Religioscope
- 26 août 2002
Le
nombre de juifs français qui immigrent en Israël
va probablement plus que doubler en 2002. Le sentiment de
la montée d'un antisémitisme et les préoccupations
par rapport à l'insécurité semblent jouer
un rôle majeur dans ces décisions de changer
de pays.
Au
cours des cinq dernières années, mille juifs
français en moyenne avaient annuellement immigré
en Israël. En 2002, on s'attend à ce que le nombre
total atteigne 2.500, en dépit des troubles qui affectent
Israël. Le Jerusalem
Report, magazine israélien réputé,
y consacre un article dans son dernier numéro (26 août
2002), sous la plume de Nicholas Simon.
Ainsi,
de la seule banlieue de Sarcelles (au nord de Paris), où
vivent 10.000 juifs, 50 familles vont cet été faire leur aliyah en Israël et s'installeront
à Ashdod, où vivent déjà des francophones.
90%
des nouveaux immigrants appartiennent à des familles
juives originaires de l'Afrique du Nord.

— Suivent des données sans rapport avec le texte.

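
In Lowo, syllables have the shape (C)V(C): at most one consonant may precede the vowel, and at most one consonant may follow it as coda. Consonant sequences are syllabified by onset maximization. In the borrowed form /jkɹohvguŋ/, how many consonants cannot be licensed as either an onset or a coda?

The consonants /j/, /k/, /v/ cannot be parsed into a legal (C)V(C) syllable (at most one coda consonant is licensed; onsets are limited to one consonant).

3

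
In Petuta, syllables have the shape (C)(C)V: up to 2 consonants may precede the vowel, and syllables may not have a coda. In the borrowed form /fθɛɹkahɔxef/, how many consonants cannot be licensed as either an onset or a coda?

The consonants /f/ cannot be parsed into a legal (C)(C)V syllable (no codas are permitted; onsets may contain at most 2 consonants).

1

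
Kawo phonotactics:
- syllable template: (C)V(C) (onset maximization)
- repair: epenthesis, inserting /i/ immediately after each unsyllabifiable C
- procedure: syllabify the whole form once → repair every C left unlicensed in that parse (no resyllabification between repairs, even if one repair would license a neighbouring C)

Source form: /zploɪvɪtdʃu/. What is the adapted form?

zipiloɪvɪtdiʃu

Under (C)V(C), the unsyllabifiable consonants are /z/, /p/, /d/ (at most one coda consonant is licensed; onsets are limited to one consonant).
Inserting the epenthetic vowel yields /z/ → /zi/, /p/ → /pi/, /d/ → /di/.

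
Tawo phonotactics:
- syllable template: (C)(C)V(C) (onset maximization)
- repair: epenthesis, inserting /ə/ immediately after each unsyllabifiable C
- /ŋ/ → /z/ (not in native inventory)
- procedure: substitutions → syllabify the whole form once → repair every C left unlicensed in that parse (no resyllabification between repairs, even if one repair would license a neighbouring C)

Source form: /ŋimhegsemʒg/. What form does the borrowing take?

Substitution: /ŋ/ → /z/, giving /zimhegsemʒg/.
Under (C)(C)V(C), the unsyllabifiable consonants are /ʒ/, /g/ (at most one coda consonant is licensed; onsets may contain at most 2 consonants).
Each unlicensed consonant becomes the onset of a new syllable: /ʒ/ → /ʒə/, /g/ → /gə/.

zimhegsemʒəgə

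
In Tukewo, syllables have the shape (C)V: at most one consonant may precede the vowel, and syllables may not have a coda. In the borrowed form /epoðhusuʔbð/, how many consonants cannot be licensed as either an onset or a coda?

Syllabifying with onset maximization leaves /ð/, /ʔ/, /b/, /ð/ stranded (no codas are permitted; onsets are limited to one consonant).

4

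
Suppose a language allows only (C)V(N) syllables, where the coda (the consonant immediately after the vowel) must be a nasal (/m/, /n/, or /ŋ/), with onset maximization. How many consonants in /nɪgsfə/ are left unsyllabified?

Under (C)V(N), the unsyllabifiable consonants are /g/, /s/ (only a nasal (/m/, /n/, or /ŋ/) is licensed in coda position; onsets are limited to one consonant).

2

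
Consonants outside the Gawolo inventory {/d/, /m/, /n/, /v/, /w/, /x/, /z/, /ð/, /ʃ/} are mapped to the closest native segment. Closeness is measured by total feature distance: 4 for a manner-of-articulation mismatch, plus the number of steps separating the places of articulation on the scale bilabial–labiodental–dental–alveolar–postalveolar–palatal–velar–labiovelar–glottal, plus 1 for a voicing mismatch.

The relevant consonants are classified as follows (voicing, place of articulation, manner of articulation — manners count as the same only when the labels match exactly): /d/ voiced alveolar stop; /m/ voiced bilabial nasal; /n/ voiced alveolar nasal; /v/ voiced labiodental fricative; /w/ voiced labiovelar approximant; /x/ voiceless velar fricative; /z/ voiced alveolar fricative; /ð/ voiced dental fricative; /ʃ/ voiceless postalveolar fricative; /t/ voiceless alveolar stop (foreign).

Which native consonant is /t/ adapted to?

/d/ is closest: same manner (stop), place distance 0 (alveolar→alveolar), voicing differs (+1); total 1. Next closest is /n/ at distance 5.

d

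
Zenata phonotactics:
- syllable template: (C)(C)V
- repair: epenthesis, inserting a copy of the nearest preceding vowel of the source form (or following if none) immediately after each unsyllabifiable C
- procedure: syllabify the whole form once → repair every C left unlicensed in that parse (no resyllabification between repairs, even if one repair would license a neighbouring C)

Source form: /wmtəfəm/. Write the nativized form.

wəmtəfəmə

Under (C)(C)V, the unsyllabifiable consonants are /w/, /m/ (no codas are permitted; onsets may contain at most 2 consonants).
Each unlicensed consonant becomes the onset of a new syllable: /w/ → /wə/, /m/ → /mə/.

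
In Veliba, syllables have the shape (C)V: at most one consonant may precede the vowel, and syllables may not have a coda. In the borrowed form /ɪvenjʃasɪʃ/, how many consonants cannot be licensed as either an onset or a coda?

3

Under (C)V, the unsyllabifiable consonants are /n/, /j/, /ʃ/ (no codas are permitted; onsets are limited to one consonant).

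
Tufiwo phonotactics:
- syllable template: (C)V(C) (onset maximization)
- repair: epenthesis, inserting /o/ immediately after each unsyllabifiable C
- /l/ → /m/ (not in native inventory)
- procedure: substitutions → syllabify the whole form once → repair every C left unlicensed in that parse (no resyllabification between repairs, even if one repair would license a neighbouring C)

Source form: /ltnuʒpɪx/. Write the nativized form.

motonuʒpɪx

Substitution: /l/ → /m/, giving /mtnuʒpɪx/.
Syllabifying with onset maximization leaves /m/, /t/ stranded (at most one coda consonant is licensed; onsets are limited to one consonant).
Inserting the epenthetic vowel yields /m/ → /mo/, /t/ → /to/.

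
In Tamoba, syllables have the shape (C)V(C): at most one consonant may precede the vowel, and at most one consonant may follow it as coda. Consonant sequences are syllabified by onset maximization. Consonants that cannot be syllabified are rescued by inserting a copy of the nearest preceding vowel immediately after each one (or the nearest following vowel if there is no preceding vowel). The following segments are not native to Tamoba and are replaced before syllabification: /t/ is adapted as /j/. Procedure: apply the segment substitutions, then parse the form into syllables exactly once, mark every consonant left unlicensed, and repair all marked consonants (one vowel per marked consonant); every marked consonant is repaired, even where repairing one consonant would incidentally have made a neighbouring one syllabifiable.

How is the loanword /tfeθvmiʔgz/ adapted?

Substitution: /t/ → /j/, giving /jfeθvmiʔgz/.
Under (C)V(C), the unsyllabifiable consonants are /j/, /v/, /g/, /z/ (at most one coda consonant is licensed; onsets are limited to one consonant).
Inserting the epenthetic vowel yields /j/ → /je/, /v/ → /ve/, /g/ → /gi/, /z/ → /zi/.

jefeθvemiʔgizi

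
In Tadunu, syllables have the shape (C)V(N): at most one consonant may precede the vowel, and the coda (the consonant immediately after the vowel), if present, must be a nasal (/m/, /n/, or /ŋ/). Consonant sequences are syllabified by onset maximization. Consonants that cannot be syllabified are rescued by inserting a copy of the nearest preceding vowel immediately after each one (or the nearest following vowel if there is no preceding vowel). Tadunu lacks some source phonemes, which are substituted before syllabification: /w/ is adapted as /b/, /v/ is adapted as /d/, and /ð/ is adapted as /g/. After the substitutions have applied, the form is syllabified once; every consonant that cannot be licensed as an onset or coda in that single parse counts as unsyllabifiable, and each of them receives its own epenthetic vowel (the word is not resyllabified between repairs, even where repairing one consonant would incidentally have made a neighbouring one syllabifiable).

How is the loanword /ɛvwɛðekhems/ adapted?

ɛdɛbɛgekehemse

Substitution: /v/ → /d/, /w/ → /b/, /ð/ → /g/, giving /ɛdbɛgekhems/.
Syllabifying with onset maximization leaves /d/, /k/, /s/ stranded (only a nasal (/m/, /n/, or /ŋ/) is licensed in coda position; onsets are limited to one consonant).
Each unlicensed consonant becomes the onset of a new syllable: /d/ → /dɛ/, /k/ → /ke/, /s/ → /se/.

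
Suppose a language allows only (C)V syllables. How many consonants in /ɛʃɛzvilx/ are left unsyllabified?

The consonants /z/, /l/, /x/ cannot be parsed into a legal (C)V syllable (no codas are permitted; onsets are limited to one consonant).

3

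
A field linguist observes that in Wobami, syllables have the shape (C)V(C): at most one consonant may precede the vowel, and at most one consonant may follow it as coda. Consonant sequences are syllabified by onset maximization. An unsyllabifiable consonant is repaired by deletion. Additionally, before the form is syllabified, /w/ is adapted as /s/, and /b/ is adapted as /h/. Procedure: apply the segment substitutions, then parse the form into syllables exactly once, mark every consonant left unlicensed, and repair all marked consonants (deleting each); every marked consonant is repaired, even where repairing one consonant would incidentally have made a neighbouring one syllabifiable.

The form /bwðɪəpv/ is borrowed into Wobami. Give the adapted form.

Substitution: /b/ → /h/, /w/ → /s/, giving /hsðɪəpv/.
The consonants /h/, /s/, /v/ cannot be parsed into a legal (C)V(C) syllable (at most one coda consonant is licensed; onsets are limited to one consonant).
Deleting the stranded consonants removes /h/, /s/, /v/.

ðɪəp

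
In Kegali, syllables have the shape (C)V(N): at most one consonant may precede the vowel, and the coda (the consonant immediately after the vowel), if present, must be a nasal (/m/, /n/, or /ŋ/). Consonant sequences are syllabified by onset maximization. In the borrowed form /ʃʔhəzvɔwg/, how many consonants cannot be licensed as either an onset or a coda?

5

Syllabifying with onset maximization leaves /ʃ/, /ʔ/, /z/, /w/, /g/ stranded (only a nasal (/m/, /n/, or /ŋ/) is licensed in coda position; onsets are limited to one consonant).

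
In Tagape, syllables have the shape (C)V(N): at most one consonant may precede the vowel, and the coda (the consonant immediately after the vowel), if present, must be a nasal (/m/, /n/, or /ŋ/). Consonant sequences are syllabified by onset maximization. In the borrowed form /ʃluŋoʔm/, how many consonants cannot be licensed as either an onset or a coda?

The consonants /ʃ/, /ʔ/, /m/ cannot be parsed into a legal (C)V(N) syllable (only a nasal (/m/, /n/, or /ŋ/) is licensed in coda position; onsets are limited to one consonant).

3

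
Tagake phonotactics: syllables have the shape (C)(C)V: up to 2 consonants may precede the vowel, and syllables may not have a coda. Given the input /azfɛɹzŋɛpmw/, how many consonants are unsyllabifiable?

4

The consonants /ɹ/, /p/, /m/, /w/ cannot be parsed into a legal (C)(C)V syllable (no codas are permitted; onsets may contain at most 2 consonants).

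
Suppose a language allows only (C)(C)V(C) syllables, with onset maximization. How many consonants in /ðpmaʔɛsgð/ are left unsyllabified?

The consonants /ð/, /g/, /ð/ cannot be parsed into a legal (C)(C)V(C) syllable (at most one coda consonant is licensed; onsets may contain at most 2 consonants).

3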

Pour un nombre important,
la décision de partir en Israël a mûri en
parallèle avec un renouveau de pratique religieuse.
15% environ choisiraient de s'installer dans les colonies
de peuplement de la Judée, de la Samarie et de Gaza
(c'est-à-dire dans les territoires passés sous
contrôle israélien après 1967).
Selon
les confidences recueillies par Nicholas Simon, les actes
antisémites qui ont suivi les développements
au Proche-Orient (dont des incendies ou tentatives d'incendie
contre des synagogues) auraient joué un rôle
important dans les décisions des immigrants. Plusieurs
disent ne plus se sentir à l'aise en portant leur kippah en public, malgré la décrue des incidents depuis
quelque temps déjà.
Mais
un autre élément qui paraît jouer un rôle
au moins aussi important est le sentiment d'insécurité,
lié notamment aux actes de délinquance commis
par des groupes de jeunes immigrés. Certains disent
attendre encore de voir si le nouveau gouvernement français
parviendra à améliorer la situation, avant de
décider ou non de quitter la France.